If your pet is still young and learning, find a place in your home that you can mark off as their designated area. This way they still have boundaries, but more space and area to roam. Fill this space with objects to keep them busy such as chew toys.
Pet Insurance Coverage For These Issues
Now that you know some tips for helping your pet with their separation anxiety and behavioral issues, let’s dive into the ways a professional can help your pet, if you’re having trouble handling this on your own.
There are ways for a veterinarian to help your pet stay calm and eliminate feelings of separation anxiety.

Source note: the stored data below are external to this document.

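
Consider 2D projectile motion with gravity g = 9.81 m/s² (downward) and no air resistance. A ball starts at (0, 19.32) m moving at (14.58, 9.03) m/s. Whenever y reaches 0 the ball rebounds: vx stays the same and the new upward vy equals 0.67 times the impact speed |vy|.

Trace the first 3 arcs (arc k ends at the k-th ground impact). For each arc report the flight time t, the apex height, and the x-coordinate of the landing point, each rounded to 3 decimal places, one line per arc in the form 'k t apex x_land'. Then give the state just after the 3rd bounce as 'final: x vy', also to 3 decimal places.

1 3.108 23.476 45.318
2 2.932 10.538 88.060
3 1.964 4.731 116.697
final: 116.697 6.455

Arc 1: start y=19.320, vy=9.030 → t=3.108, apex=23.476, x_land=45.318, impact vy=-21.462
  bounce: vy ← 0.67·21.462 = 14.379
Arc 2: start y=0.000, vy=14.379 → t=2.932, apex=10.538, x_land=88.060, impact vy=-14.379
  bounce: vy ← 0.67·14.379 = 9.634
Arc 3: start y=0.000, vy=9.634 → t=1.964, apex=4.731, x_land=116.697, impact vy=-9.634
  bounce: vy ← 0.67·9.634 = 6.455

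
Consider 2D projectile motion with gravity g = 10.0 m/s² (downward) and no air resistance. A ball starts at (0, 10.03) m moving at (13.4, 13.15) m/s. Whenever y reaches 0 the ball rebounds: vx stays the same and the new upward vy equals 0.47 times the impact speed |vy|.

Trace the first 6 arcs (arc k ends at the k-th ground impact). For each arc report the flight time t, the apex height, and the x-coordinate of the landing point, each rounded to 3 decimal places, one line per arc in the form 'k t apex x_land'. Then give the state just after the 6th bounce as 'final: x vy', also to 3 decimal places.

1 3.248 18.676 43.519
2 1.817 4.126 67.863
3 0.854 0.911 79.304
4 0.401 0.201 84.682
5 0.189 0.044 87.209
6 0.089 0.010 88.397
final: 88.397 0.208

Arc 1: start y=10.030, vy=13.150 → t=3.248, apex=18.676, x_land=43.519, impact vy=-19.327
  bounce: vy ← 0.47·19.327 = 9.084
Arc 2: start y=0.000, vy=9.084 → t=1.817, apex=4.126, x_land=67.863, impact vy=-9.084
  bounce: vy ← 0.47·9.084 = 4.269
Arc 3: start y=0.000, vy=4.269 → t=0.854, apex=0.911, x_land=79.304, impact vy=-4.269
  bounce: vy ← 0.47·4.269 = 2.007
Arc 4: start y=0.000, vy=2.007 → t=0.401, apex=0.201, x_land=84.682, impact vy=-2.007
  bounce: vy ← 0.47·2.007 = 0.943
Arc 5: start y=0.000, vy=0.943 → t=0.189, apex=0.044, x_land=87.209, impact vy=-0.943
  bounce: vy ← 0.47·0.943 = 0.443
Arc 6: start y=0.000, vy=0.443 → t=0.089, apex=0.010, x_land=88.397, impact vy=-0.443
  bounce: vy ← 0.47·0.443 = 0.208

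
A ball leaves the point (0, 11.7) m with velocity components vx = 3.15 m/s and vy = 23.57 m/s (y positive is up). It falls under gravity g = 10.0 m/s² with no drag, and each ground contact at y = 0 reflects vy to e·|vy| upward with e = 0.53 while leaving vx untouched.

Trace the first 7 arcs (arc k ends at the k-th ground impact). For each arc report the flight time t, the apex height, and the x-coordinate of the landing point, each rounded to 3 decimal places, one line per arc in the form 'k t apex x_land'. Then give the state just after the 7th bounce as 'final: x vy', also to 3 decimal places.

Arc 1: start y=11.700, vy=23.570 → t=5.167, apex=39.477, x_land=16.276, impact vy=-28.099
  bounce: vy ← 0.53·28.099 = 14.892
Arc 2: start y=0.000, vy=14.892 → t=2.978, apex=11.089, x_land=25.658, impact vy=-14.892
  bounce: vy ← 0.53·14.892 = 7.893
Arc 3: start y=0.000, vy=7.893 → t=1.579, apex=3.115, x_land=30.630, impact vy=-7.893
  bounce: vy ← 0.53·7.893 = 4.183
Arc 4: start y=0.000, vy=4.183 → t=0.837, apex=0.875, x_land=33.266, impact vy=-4.183
  bounce: vy ← 0.53·4.183 = 2.217
Arc 5: start y=0.000, vy=2.217 → t=0.443, apex=0.246, x_land=34.663, impact vy=-2.217
  bounce: vy ← 0.53·2.217 = 1.175
Arc 6: start y=0.000, vy=1.175 → t=0.235, apex=0.069, x_land=35.403, impact vy=-1.175
  bounce: vy ← 0.53·1.175 = 0.623
Arc 7: start y=0.000, vy=0.623 → t=0.125, apex=0.019, x_land=35.795, impact vy=-0.623
  bounce: vy ← 0.53·0.623 = 0.330

1 5.167 39.477 16.276
2 2.978 11.089 25.658
3 1.579 3.115 30.630
4 0.837 0.875 33.266
5 0.443 0.246 34.663
6 0.235 0.069 35.403
7 0.125 0.019 35.795
final: 35.795 0.330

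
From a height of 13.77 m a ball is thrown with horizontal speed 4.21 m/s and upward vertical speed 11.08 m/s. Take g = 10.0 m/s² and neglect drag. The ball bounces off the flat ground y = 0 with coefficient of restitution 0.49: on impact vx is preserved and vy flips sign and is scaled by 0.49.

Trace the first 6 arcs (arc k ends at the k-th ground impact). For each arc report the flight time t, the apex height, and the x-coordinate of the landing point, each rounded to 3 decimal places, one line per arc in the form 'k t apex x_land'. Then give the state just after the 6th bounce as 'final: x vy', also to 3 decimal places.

1 3.103 19.908 13.065
2 1.956 4.780 21.298
3 0.958 1.148 25.332
4 0.470 0.276 27.309
5 0.230 0.066 28.277
6 0.113 0.016 28.752
final: 28.752 0.276

Arc 1: start y=13.770, vy=11.080 → t=3.103, apex=19.908, x_land=13.065, impact vy=-19.954
  bounce: vy ← 0.49·19.954 = 9.778
Arc 2: start y=0.000, vy=9.778 → t=1.956, apex=4.780, x_land=21.298, impact vy=-9.778
  bounce: vy ← 0.49·9.778 = 4.791
Arc 3: start y=0.000, vy=4.791 → t=0.958, apex=1.148, x_land=25.332, impact vy=-4.791
  bounce: vy ← 0.49·4.791 = 2.348
Arc 4: start y=0.000, vy=2.348 → t=0.470, apex=0.276, x_land=27.309, impact vy=-2.348
  bounce: vy ← 0.49·2.348 = 1.150
Arc 5: start y=0.000, vy=1.150 → t=0.230, apex=0.066, x_land=28.277, impact vy=-1.150
  bounce: vy ← 0.49·1.150 = 0.564
Arc 6: start y=0.000, vy=0.564 → t=0.113, apex=0.016, x_land=28.752, impact vy=-0.564
  bounce: vy ← 0.49·0.564 = 0.276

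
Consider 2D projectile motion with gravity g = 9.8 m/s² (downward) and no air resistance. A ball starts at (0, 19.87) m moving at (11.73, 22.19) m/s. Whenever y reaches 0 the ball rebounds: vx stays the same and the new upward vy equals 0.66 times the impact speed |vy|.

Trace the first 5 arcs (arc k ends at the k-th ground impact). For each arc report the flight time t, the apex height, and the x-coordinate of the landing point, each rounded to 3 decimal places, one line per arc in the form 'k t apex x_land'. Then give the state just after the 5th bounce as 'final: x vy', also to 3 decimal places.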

Not all pet insurance providers cover behavioral issues, but there are a few that will cover consultations with a veterinarian to diagnose separation anxiety. Spot Insurance is an example of a provider that will cover the cost of any therapies or medications used to help your pet with their separation issues. They do not cover behavioral training.
In addition to the therapies and medications, many insurance providers will cover accidents and illnesses that arise as a result of separation anxiety. Providers understand the separation anxiety is not a simple behavioral problem, but a form of sickness that can and will get worse if not properly addressed and treated.
If your pet is currently uninsured, now is the best time to get them set up with a solid pet insurance policy. At Fursure, we are pet insurance gurus who can help you find the best policy for your pet and budget.
Our process is simple:
- Once you sign up, we set up a free consultation call to learn more about your pet and their needs.
- Then, we do all the heavy lifting for you by researching and creating a detailed comparison chart of providers for you to choose from.
- You pick your provider, buy your policy and your pet is insured!
Made for pet parents by pet parents, we want to help you keep your pet safe, healthy and happy. And, give you the peace of mind knowing that they are protected no matter what may happen.
To get started and schedule your consultation call, sign up here.
We hope you found these tips on how to manage and mitigate separation anxiety and behavioral issues with your pet to be helpful. With these best practices and the insight of your veterinarian, your pet will slowly be able to adjust into their new schedule and routine in the post COVID-19 world.